Nick's fingers stilled. "Are you suggesting he married Melody for-"

"I'm not suggesting anything. Jason loves her in a way he never loved   me." He'd kindly told her that himself. "I just didn't realize how much   more was possible than what we had." She paused, felt the hollowness   inside. "I won't settle for less a second time."

Nick replaced the cap on the bottle and his hand came to rest on the top   of her foot, warm and strong, fingers curving around it. "And marrying   me would be settling for less?"

"You know it would. I want the real thing, and I don't want to deny either of us the chance of finding it."



He lifted her foot, blew gently on the nails before lowering it back to his leg. "What if there is no real thing?"

The warm breath, the gesture, disconcerted her, she scrambled for thought. "There is." There had to be.

"You may never find it."

Callie pulled her foot from his hand, placed it firmly on the floor. "I   know that's a possibility." And at almost thirty the possibility seemed   very real. "But it's better than the certainty that if we tie each  other  up in a marriage we'll never find it. Or it'll be really messy if  one  of us does. Besides, you're not in the market for any kind of   commitment."

"I can commit."

She held his gaze. "Professionally and financially, sure. But not   personally or emotionally. I did some research. You've been romantically   linked to numerous beautiful women. Nothing has stuck. And you're   forgetting I know about Angelina, I remember you celebrating the end of a   relationship that was looking like too much commitment."

Nick was silent for a long time. He was looking at her, but not really seeing her.

"That was different."

With that nonargument, a weight settled in the air. Callie glanced at   her toes, wiggled them a little. "Good job on the nail polish.
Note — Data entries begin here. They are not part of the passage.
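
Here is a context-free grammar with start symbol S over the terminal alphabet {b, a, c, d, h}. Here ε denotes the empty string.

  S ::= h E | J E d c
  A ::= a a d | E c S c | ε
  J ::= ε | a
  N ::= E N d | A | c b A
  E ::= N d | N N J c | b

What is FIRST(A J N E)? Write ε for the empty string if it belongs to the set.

{a, b, c, d}

FIRST(J): from J::=ε we get {ε}; from J::=a we get {a}. So FIRST(J) = {ε, a}.
FIRST(S): from S::=h E we get {h}; from S::=J E d c we get {a, b, c, d}. So FIRST(S) = {a, b, c, d, h}.
FIRST(A): from A::=a a d we get {a}; from A::=E c S c we get {a, b, c, d}; from A::=ε we get {ε}. So FIRST(A) = {ε, a, b, c, d}.
FIRST(N): from N::=E N d we get {a, b, c, d}; from N::=A we get {ε, a, b, c, d}; from N::=c b A we get {c}. So FIRST(N) = {ε, a, b, c, d}.
FIRST(E): from E::=N d we get {a, b, c, d}; from E::=N N J c we get {a, b, c, d}; from E::=b we get {b}. So FIRST(E) = {a, b, c, d}.
FIRST(A J N E): take FIRST of each symbol in turn, carrying on past any symbol whose FIRST contains ε; result {a, b, c, d}.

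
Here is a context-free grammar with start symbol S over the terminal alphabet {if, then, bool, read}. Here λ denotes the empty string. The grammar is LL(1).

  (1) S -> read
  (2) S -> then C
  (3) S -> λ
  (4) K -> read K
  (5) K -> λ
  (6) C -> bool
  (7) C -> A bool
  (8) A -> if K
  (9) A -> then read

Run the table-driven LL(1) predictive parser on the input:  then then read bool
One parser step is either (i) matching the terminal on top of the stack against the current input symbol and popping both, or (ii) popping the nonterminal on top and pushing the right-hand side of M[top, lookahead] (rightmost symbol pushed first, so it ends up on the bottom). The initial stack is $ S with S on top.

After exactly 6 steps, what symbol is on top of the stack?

step 1: stack=$ S  input=then then read bool $  — expand S -> then C
step 2: stack=$ C then  input=then then read bool $  — match then
step 3: stack=$ C  input=then read bool $  — expand C -> A bool
step 4: stack=$ bool A  input=then read bool $  — expand A -> then read
step 5: stack=$ bool read then  input=then read bool $  — match then
step 6: stack=$ bool read  input=read bool $  — match read
Stack after step 6: $ bool (top = bool).

bool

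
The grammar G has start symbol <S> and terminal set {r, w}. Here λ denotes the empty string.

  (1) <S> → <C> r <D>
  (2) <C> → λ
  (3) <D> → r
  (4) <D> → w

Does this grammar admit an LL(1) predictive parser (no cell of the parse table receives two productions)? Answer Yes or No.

FIRST(<S>) = {r}
FIRST(<C>) = {λ}
FIRST(<D>) = {r, w}
FOLLOW(<S>) = {$}
FOLLOW(<C>) = {r}
FOLLOW(<D>) = {$}
Each cell of M receives at most one production.

Yes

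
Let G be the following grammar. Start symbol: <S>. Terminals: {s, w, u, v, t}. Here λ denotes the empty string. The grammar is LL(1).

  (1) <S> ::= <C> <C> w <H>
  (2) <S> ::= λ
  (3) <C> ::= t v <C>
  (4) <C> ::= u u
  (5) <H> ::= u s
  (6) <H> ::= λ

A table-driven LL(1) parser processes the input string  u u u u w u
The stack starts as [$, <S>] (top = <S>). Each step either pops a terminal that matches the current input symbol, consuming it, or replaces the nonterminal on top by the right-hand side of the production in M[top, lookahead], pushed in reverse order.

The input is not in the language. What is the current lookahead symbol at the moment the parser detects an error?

step 1: stack=$ <S>  input=u u u u w u $  — expand <S> ::= <C> <C> w <H>
step 2: stack=$ <H> w <C> <C>  input=u u u u w u $  — expand <C> ::= u u
step 3: stack=$ <H> w <C> u u  input=u u u u w u $  — match u
step 4: stack=$ <H> w <C> u  input=u u u w u $  — match u
step 5: stack=$ <H> w <C>  input=u u w u $  — expand <C> ::= u u
step 6: stack=$ <H> w u u  input=u u w u $  — match u
step 7: stack=$ <H> w u  input=u w u $  — match u
step 8: stack=$ <H> w  input=w u $  — match w
step 9: stack=$ <H>  input=u $  — expand <H> ::= u s
step 10: stack=$ s u  input=u $  — match u
step 11: stack=$ s  input=$  — error: top is terminal s but lookahead is $

$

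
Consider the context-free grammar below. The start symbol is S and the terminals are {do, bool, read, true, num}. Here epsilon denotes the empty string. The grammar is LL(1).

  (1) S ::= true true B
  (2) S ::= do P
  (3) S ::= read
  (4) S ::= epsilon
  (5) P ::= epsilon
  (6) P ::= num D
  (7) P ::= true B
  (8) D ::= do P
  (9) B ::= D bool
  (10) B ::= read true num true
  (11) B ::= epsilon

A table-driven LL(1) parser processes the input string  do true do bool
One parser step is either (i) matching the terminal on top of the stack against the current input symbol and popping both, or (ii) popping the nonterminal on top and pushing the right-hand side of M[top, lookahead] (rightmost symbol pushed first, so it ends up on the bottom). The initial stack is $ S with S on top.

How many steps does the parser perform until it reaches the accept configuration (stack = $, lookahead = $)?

     Stack        Input              Action
  1  $ S          do true do bool $  expand S ::= do P
  2  $ P do       do true do bool $  match do
  3  $ P          true do bool $     expand P ::= true B
  4  $ B true     true do bool $     match true
  5  $ B          do bool $          expand B ::= D bool
  6  $ bool D     do bool $          expand D ::= do P
  7  $ bool P do  do bool $          match do
  8  $ bool P     bool $             expand P ::= epsilon
  9  $ bool       bool $             match bool
Accept reached after 9 steps.

9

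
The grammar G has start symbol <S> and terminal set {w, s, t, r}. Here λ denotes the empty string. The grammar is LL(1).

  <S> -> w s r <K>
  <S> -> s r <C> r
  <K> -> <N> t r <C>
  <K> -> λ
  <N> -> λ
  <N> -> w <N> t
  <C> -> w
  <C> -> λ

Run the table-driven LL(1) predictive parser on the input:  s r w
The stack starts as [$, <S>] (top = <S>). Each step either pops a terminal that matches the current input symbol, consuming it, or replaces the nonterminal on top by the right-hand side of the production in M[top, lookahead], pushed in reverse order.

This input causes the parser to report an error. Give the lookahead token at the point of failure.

$

     Stack        Input    Action
  1  $ <S>        s r w $  expand <S> -> s r <C> r
  2  $ r <C> r s  s r w $  match s
  3  $ r <C> r    r w $    match r
  4  $ r <C>      w $      expand <C> -> w
  5  $ r w        w $      match w
  6  $ r          $        error: top is terminal r but lookahead is $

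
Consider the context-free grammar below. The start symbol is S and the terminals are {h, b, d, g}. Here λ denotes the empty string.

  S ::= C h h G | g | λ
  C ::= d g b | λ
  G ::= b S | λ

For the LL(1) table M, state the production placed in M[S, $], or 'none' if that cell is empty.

S ::= λ

FIRST(C) = {λ, d}
FIRST(G) = {λ, b}
FIRST(S) = {λ, d, g, h}  (via C h h G)
FOLLOW(S) includes $ since S is the start symbol.
FOLLOW(S): in G::=b S, the suffix after S is empty, so FOLLOW(S) ⊇ FOLLOW(G) = {$}. Thus FOLLOW(S) = {$}.
FOLLOW(G): in S::=C h h G, the suffix after G is empty, so FOLLOW(G) ⊇ FOLLOW(S) = {$}. Thus FOLLOW(G) = {$}.
For S ::= C h h G: FIRST(C h h G) = {d, h}, so it goes in M[S, t] for t ∈ {d, h}.
For S ::= g: FIRST(g) = {g}, so it goes in M[S, t] for t ∈ {g}.
For S ::= λ: FIRST(λ) = {λ}, so it goes in M[S, t] for t ∈ {}; since λ ∈ FIRST, also for every t ∈ FOLLOW(S) = {$}.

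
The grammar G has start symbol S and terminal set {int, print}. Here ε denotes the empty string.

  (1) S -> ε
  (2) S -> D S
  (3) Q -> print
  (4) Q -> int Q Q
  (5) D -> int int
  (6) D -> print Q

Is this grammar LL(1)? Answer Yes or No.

Yes

FIRST(S) = {ε, int, print}
FIRST(Q) = {int, print}
FIRST(D) = {int, print}
FOLLOW(S) = {$}
FOLLOW(Q) = {$, int, print}
FOLLOW(D) = {$, int, print}
Each cell of M receives at most one production.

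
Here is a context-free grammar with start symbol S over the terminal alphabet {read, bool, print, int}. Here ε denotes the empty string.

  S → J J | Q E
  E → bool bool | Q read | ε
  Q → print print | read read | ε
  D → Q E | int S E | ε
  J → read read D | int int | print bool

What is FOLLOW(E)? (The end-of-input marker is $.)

FIRST(Q): from Q→print print we get {print}; from Q→read read we get {read}; from Q→ε we get {ε}. So FIRST(Q) = {ε, print, read}.
FIRST(J): from J→read read D we get {read}; from J→int int we get {int}; from J→print bool we get {print}. So FIRST(J) = {int, print, read}.
FIRST(E): from E→bool bool we get {bool}; from E→Q read we get {print, read}; from E→ε we get {ε}. So FIRST(E) = {ε, bool, print, read}.
FIRST(S): from S→J J we get {int, print, read}; from S→Q E we get {ε, bool, print, read}. So FIRST(S) = {ε, bool, int, print, read}.
FIRST(D): from D→Q E we get {ε, bool, print, read}; from D→int S E we get {int}; from D→ε we get {ε}. So FIRST(D) = {ε, bool, int, print, read}.
FOLLOW(S) includes $ since S is the start symbol.
FOLLOW(S): in D→int S E, S is followed by E with FIRST {ε, bool, print, read}; in D→int S E, the suffix after S is nullable, so FOLLOW(S) ⊇ FOLLOW(D) = {$, bool, int, print, read}. Thus FOLLOW(S) = {$, bool, int, print, read}.
FOLLOW(J): in S→J J (occurrence 1), J is followed by J with FIRST {int, print, read}; in S→J J (occurrence 2), the suffix after J is empty, so FOLLOW(J) ⊇ FOLLOW(S) = {$, bool, int, print, read}. Thus FOLLOW(J) = {$, bool, int, print, read}.
FOLLOW(D): in J→read read D, the suffix after D is empty, so FOLLOW(D) ⊇ FOLLOW(J) = {$, bool, int, print, read}. Thus FOLLOW(D) = {$, bool, int, print, read}.
FOLLOW(E): in S→Q E, the suffix after E is empty, so FOLLOW(E) ⊇ FOLLOW(S) = {$, bool, int, print, read}; in D→Q E, the suffix after E is empty, so FOLLOW(E) ⊇ FOLLOW(D) = {$, bool, int, print, read}; in D→int S E, the suffix after E is empty, so FOLLOW(E) ⊇ FOLLOW(D) = {$, bool, int, print, read}. Thus FOLLOW(E) = {$, bool, int, print, read}.
FOLLOW(Q): in S→Q E, Q is followed by E with FIRST {ε, bool, print, read}; in S→Q E, the suffix after Q is nullable, so FOLLOW(Q) ⊇ FOLLOW(S) = {$, bool, int, print, read}; in E→Q read, Q is followed by read with FIRST {read}; in D→Q E, Q is followed by E with FIRST {ε, bool, print, read}; in D→Q E, the suffix after Q is nullable, so FOLLOW(Q) ⊇ FOLLOW(D) = {$, bool, int, print, read}. Thus FOLLOW(Q) = {$, bool, int, print, read}.

{$, bool, int, print, read}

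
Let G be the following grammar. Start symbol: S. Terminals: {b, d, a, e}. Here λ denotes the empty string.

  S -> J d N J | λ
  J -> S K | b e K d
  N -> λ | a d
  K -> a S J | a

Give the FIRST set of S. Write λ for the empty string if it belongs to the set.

FIRST(N) = {λ, a}
FIRST(K) = {a}
FIRST(S) = {λ, a, b}  (via J d N J)
FIRST(J) = {a, b}  (via S K)

{λ, a, b}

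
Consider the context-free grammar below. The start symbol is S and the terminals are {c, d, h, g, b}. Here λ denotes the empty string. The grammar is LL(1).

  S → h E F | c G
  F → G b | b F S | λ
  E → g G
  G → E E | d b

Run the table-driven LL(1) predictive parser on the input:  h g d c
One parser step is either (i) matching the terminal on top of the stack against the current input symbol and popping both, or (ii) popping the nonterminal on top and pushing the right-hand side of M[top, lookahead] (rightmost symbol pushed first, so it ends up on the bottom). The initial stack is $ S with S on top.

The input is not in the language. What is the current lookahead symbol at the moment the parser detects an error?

     Stack    Input      Action
  1  $ S      h g d c $  expand S → h E F
  2  $ F E h  h g d c $  match h
  3  $ F E    g d c $    expand E → g G
  4  $ F G g  g d c $    match g
  5  $ F G    d c $      expand G → d b
  6  $ F b d  d c $      match d
  7  $ F b    c $        error: top is terminal b but lookahead is c

c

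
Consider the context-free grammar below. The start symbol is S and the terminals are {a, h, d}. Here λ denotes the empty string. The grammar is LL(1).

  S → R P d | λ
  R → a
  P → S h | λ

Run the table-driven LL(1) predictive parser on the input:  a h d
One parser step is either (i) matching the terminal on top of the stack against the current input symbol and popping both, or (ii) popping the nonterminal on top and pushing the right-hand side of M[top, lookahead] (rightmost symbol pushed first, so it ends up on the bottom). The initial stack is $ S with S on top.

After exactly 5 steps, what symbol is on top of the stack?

h

step 1: stack=$ S  input=a h d $  — expand S → R P d
step 2: stack=$ d P R  input=a h d $  — expand R → a
step 3: stack=$ d P a  input=a h d $  — match a
step 4: stack=$ d P  input=h d $  — expand P → S h
step 5: stack=$ d h S  input=h d $  — expand S → λ
Stack after step 5: $ d h (top = h).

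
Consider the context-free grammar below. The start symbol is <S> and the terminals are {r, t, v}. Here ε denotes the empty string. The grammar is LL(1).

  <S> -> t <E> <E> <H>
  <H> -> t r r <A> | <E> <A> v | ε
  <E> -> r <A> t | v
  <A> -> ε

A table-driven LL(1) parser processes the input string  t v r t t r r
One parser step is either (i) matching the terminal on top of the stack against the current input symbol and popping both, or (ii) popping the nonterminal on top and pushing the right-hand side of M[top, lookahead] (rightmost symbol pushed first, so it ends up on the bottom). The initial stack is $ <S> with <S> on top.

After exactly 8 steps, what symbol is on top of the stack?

step 1: stack=$ <S>  input=t v r t t r r $  — expand <S> -> t <E> <E> <H>
step 2: stack=$ <H> <E> <E> t  input=t v r t t r r $  — match t
step 3: stack=$ <H> <E> <E>  input=v r t t r r $  — expand <E> -> v
step 4: stack=$ <H> <E> v  input=v r t t r r $  — match v
step 5: stack=$ <H> <E>  input=r t t r r $  — expand <E> -> r <A> t
step 6: stack=$ <H> t <A> r  input=r t t r r $  — match r
step 7: stack=$ <H> t <A>  input=t t r r $  — expand <A> -> ε
step 8: stack=$ <H> t  input=t t r r $  — match t
Stack after step 8: $ <H> (top = <H>).

<H>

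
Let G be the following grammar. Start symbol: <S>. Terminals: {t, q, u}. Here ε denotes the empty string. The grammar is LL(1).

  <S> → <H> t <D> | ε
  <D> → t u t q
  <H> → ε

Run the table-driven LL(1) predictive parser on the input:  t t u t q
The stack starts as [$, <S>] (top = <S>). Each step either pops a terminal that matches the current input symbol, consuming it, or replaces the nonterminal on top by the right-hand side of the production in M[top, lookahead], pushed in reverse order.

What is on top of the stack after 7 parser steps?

q

     Stack        Input        Action
  1  $ <S>        t t u t q $  expand <S> → <H> t <D>
  2  $ <D> t <H>  t t u t q $  expand <H> → ε
  3  $ <D> t      t t u t q $  match t
  4  $ <D>        t u t q $    expand <D> → t u t q
  5  $ q t u t    t u t q $    match t
  6  $ q t u      u t q $      match u
  7  $ q t        t q $        match t
Stack after step 7: $ q (top = q).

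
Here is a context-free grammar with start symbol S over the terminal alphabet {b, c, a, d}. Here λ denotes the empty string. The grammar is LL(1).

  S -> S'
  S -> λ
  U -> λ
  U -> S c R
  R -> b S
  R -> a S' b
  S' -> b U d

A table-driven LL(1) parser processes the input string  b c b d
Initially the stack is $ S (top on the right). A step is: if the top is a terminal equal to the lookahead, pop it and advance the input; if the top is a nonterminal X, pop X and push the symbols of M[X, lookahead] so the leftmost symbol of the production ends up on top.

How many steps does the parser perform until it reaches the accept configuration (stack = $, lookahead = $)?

      Stack      Input      Action
   1  $ S        b c b d $  expand S -> S'
   2  $ S'       b c b d $  expand S' -> b U d
   3  $ d U b    b c b d $  match b
   4  $ d U      c b d $    expand U -> S c R
   5  $ d R c S  c b d $    expand S -> λ
   6  $ d R c    c b d $    match c
   7  $ d R      b d $      expand R -> b S
   8  $ d S b    b d $      match b
   9  $ d S      d $        expand S -> λ
  10  $ d        d $        match d
Accept reached after 10 steps.

10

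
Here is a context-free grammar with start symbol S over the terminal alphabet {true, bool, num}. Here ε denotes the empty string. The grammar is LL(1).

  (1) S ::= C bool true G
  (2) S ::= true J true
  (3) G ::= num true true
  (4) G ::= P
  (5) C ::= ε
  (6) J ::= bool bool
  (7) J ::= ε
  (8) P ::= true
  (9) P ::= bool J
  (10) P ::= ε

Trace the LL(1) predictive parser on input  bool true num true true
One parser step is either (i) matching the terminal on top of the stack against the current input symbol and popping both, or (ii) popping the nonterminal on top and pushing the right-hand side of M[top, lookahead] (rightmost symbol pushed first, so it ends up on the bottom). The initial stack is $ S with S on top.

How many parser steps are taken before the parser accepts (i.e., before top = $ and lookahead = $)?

8

step 1: stack=$ S  input=bool true num true true $  — expand S ::= C bool true G
step 2: stack=$ G true bool C  input=bool true num true true $  — expand C ::= ε
step 3: stack=$ G true bool  input=bool true num true true $  — match bool
step 4: stack=$ G true  input=true num true true $  — match true
step 5: stack=$ G  input=num true true $  — expand G ::= num true true
step 6: stack=$ true true num  input=num true true $  — match num
step 7: stack=$ true true  input=true true $  — match true
step 8: stack=$ true  input=true $  — match true
Accept reached after 8 steps.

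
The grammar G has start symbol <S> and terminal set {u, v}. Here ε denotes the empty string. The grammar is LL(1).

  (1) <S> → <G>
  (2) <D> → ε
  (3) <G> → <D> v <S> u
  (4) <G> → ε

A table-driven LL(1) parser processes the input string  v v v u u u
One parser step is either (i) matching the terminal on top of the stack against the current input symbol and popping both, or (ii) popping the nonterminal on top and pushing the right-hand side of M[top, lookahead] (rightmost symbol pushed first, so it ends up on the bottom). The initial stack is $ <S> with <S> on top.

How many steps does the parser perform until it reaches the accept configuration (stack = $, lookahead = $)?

      Stack              Input          Action
   1  $ <S>              v v v u u u $  expand <S> → <G>
   2  $ <G>              v v v u u u $  expand <G> → <D> v <S> u
   3  $ u <S> v <D>      v v v u u u $  expand <D> → ε
   4  $ u <S> v          v v v u u u $  match v
   5  $ u <S>            v v u u u $    expand <S> → <G>
   6  $ u <G>            v v u u u $    expand <G> → <D> v <S> u
   7  $ u u <S> v <D>    v v u u u $    expand <D> → ε
   8  $ u u <S> v        v v u u u $    match v
   9  $ u u <S>          v u u u $      expand <S> → <G>
  10  $ u u <G>          v u u u $      expand <G> → <D> v <S> u
  11  $ u u u <S> v <D>  v u u u $      expand <D> → ε
  12  $ u u u <S> v      v u u u $      match v
  13  $ u u u <S>        u u u $        expand <S> → <G>
  14  $ u u u <G>        u u u $        expand <G> → ε
  15  $ u u u            u u u $        match u
  16  $ u u              u u $          match u
  17  $ u                u $            match u
Accept reached after 17 steps.

17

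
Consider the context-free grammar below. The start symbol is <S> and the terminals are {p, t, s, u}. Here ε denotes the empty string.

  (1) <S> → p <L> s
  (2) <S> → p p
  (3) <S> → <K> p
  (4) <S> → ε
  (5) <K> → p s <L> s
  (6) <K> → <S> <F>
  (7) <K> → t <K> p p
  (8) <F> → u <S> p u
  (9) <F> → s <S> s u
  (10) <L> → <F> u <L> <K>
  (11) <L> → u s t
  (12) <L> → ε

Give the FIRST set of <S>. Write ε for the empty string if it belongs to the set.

FIRST(<F>): from <F>→u <S> p u we get {u}; from <F>→s <S> s u we get {s}. So FIRST(<F>) = {s, u}.
FIRST(<L>): from <L>→<F> u <L> <K> we get {s, u}; from <L>→u s t we get {u}; from <L>→ε we get {ε}. So FIRST(<L>) = {ε, s, u}.
FIRST(<S>): from <S>→p <L> s we get {p}; from <S>→p p we get {p}; from <S>→<K> p we get {p, s, t, u}; from <S>→ε we get {ε}. So FIRST(<S>) = {ε, p, s, t, u}.
FIRST(<K>): from <K>→p s <L> s we get {p}; from <K>→<S> <F> we get {p, s, t, u}; from <K>→t <K> p p we get {t}. So FIRST(<K>) = {p, s, t, u}.

{ε, p, s, t, u}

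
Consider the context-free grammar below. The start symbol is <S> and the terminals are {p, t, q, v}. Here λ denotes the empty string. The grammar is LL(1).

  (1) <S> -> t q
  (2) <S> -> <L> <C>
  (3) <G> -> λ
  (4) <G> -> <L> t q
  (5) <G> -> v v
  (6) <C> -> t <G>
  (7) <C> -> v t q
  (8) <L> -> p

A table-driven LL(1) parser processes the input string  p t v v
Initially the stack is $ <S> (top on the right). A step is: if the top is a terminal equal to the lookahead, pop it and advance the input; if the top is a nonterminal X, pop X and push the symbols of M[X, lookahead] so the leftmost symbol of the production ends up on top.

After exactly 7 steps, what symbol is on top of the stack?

     Stack      Input      Action
  1  $ <S>      p t v v $  expand <S> -> <L> <C>
  2  $ <C> <L>  p t v v $  expand <L> -> p
  3  $ <C> p    p t v v $  match p
  4  $ <C>      t v v $    expand <C> -> t <G>
  5  $ <G> t    t v v $    match t
  6  $ <G>      v v $      expand <G> -> v v
  7  $ v v      v v $      match v
Stack after step 7: $ v (top = v).

v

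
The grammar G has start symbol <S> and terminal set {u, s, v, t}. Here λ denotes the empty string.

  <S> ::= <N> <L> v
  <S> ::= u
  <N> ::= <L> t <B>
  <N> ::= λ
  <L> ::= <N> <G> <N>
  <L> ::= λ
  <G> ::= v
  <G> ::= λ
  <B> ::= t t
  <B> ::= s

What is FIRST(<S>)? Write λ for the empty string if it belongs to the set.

FIRST(<G>): from <G>::=v we get {v}; from <G>::=λ we get {λ}. So FIRST(<G>) = {λ, v}.
FIRST(<B>): from <B>::=t t we get {t}; from <B>::=s we get {s}. So FIRST(<B>) = {s, t}.
FIRST(<S>): from <S>::=<N> <L> v we get {t, v}; from <S>::=u we get {u}. So FIRST(<S>) = {t, u, v}.
FIRST(<N>): from <N>::=<L> t <B> we get {t, v}; from <N>::=λ we get {λ}. So FIRST(<N>) = {λ, t, v}.
FIRST(<L>): from <L>::=<N> <G> <N> we get {λ, t, v}; from <L>::=λ we get {λ}. So FIRST(<L>) = {λ, t, v}.

{t, u, v}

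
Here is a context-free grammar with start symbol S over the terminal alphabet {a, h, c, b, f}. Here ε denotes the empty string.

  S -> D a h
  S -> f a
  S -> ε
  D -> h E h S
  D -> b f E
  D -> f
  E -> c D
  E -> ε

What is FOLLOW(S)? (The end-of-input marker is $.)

{$, a, h}

FIRST(D): from D->h E h S we get {h}; from D->b f E we get {b}; from D->f we get {f}. So FIRST(D) = {b, f, h}.
FIRST(E): from E->c D we get {c}; from E->ε we get {ε}. So FIRST(E) = {ε, c}.
FIRST(S): from S->D a h we get {b, f, h}; from S->f a we get {f}; from S->ε we get {ε}. So FIRST(S) = {ε, b, f, h}.
FOLLOW(S) includes $ since S is the start symbol.
FOLLOW(S): in D->h E h S, the suffix after S is empty, so FOLLOW(S) ⊇ FOLLOW(D) = {a, h}. Thus FOLLOW(S) = {$, a, h}.
FOLLOW(D): in S->D a h, D is followed by a h with FIRST {a}; in E->c D, the suffix after D is empty, so FOLLOW(D) ⊇ FOLLOW(E) = {a, h}. Thus FOLLOW(D) = {a, h}.
FOLLOW(E): in D->h E h S, E is followed by h S with FIRST {h}; in D->b f E, the suffix after E is empty, so FOLLOW(E) ⊇ FOLLOW(D) = {a, h}. Thus FOLLOW(E) = {a, h}.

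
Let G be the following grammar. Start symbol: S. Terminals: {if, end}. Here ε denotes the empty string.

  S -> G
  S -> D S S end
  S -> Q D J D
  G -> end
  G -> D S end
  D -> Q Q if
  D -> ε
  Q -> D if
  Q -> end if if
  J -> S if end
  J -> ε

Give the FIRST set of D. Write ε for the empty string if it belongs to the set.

FIRST(S) = {end, if}  (via G, D S S end, Q D J D)
FIRST(J) = {ε, end, if}  (via S if end)
FIRST(G) = {end, if}  (via D S end)
FIRST(D) = {ε, end, if}  (via Q Q if)
FIRST(Q) = {end, if}  (via D if)

{ε, end, if}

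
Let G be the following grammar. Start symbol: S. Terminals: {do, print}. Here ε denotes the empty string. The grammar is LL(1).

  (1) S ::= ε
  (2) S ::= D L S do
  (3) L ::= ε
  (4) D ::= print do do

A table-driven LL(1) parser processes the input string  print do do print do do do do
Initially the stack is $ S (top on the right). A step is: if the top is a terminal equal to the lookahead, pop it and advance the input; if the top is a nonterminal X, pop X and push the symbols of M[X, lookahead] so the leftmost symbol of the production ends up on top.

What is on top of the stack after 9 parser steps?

     Stack                    Input                            Action
  1  $ S                      print do do print do do do do $  expand S ::= D L S do
  2  $ do S L D               print do do print do do do do $  expand D ::= print do do
  3  $ do S L do do print     print do do print do do do do $  match print
  4  $ do S L do do           do do print do do do do $        match do
  5  $ do S L do              do print do do do do $           match do
  6  $ do S L                 print do do do do $              expand L ::= ε
  7  $ do S                   print do do do do $              expand S ::= D L S do
  8  $ do do S L D            print do do do do $              expand D ::= print do do
  9  $ do do S L do do print  print do do do do $              match print
Stack after step 9: $ do do S L do do (top = do).

do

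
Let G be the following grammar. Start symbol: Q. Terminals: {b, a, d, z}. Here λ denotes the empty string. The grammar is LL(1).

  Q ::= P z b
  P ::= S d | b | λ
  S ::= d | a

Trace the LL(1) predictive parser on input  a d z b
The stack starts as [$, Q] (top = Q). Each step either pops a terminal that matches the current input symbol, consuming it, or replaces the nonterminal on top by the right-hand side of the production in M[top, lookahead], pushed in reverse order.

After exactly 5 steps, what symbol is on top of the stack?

z

     Stack      Input      Action
  1  $ Q        a d z b $  expand Q ::= P z b
  2  $ b z P    a d z b $  expand P ::= S d
  3  $ b z d S  a d z b $  expand S ::= a
  4  $ b z d a  a d z b $  match a
  5  $ b z d    d z b $    match d
Stack after step 5: $ b z (top = z).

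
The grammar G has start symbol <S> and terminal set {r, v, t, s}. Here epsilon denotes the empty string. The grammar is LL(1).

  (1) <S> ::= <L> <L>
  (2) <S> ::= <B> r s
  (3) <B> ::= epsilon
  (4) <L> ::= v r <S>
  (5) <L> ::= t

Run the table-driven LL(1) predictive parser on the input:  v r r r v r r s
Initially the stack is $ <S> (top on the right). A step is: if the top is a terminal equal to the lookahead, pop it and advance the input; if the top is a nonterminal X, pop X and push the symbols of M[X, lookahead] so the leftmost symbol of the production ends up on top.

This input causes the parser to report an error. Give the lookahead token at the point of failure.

     Stack          Input              Action
  1  $ <S>          v r r r v r r s $  expand <S> ::= <L> <L>
  2  $ <L> <L>      v r r r v r r s $  expand <L> ::= v r <S>
  3  $ <L> <S> r v  v r r r v r r s $  match v
  4  $ <L> <S> r    r r r v r r s $    match r
  5  $ <L> <S>      r r v r r s $      expand <S> ::= <B> r s
  6  $ <L> s r <B>  r r v r r s $      expand <B> ::= epsilon
  7  $ <L> s r      r r v r r s $      match r
  8  $ <L> s        r v r r s $        error: top is terminal s but lookahead is r

r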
I could   probably get you some regular clients."

"Don't you dare tell a soul," he growled, but he was smiling and she   remembered how and why she'd been so attracted to him that first night.   His smile did something wonderful to his face. "I hope our baby gets   your smile." The words slipped out.                       
       
           



       

His gaze sharpened on her, then softened and lingered. "And your eyes."



He liked her eyes? Startled by the warmth that simple statement   generated, Callie stood. She needed to remain neutral toward him, needed   to retain her independence from him. "I should get going." She slid  her  feet carefully into her open-toe sandals.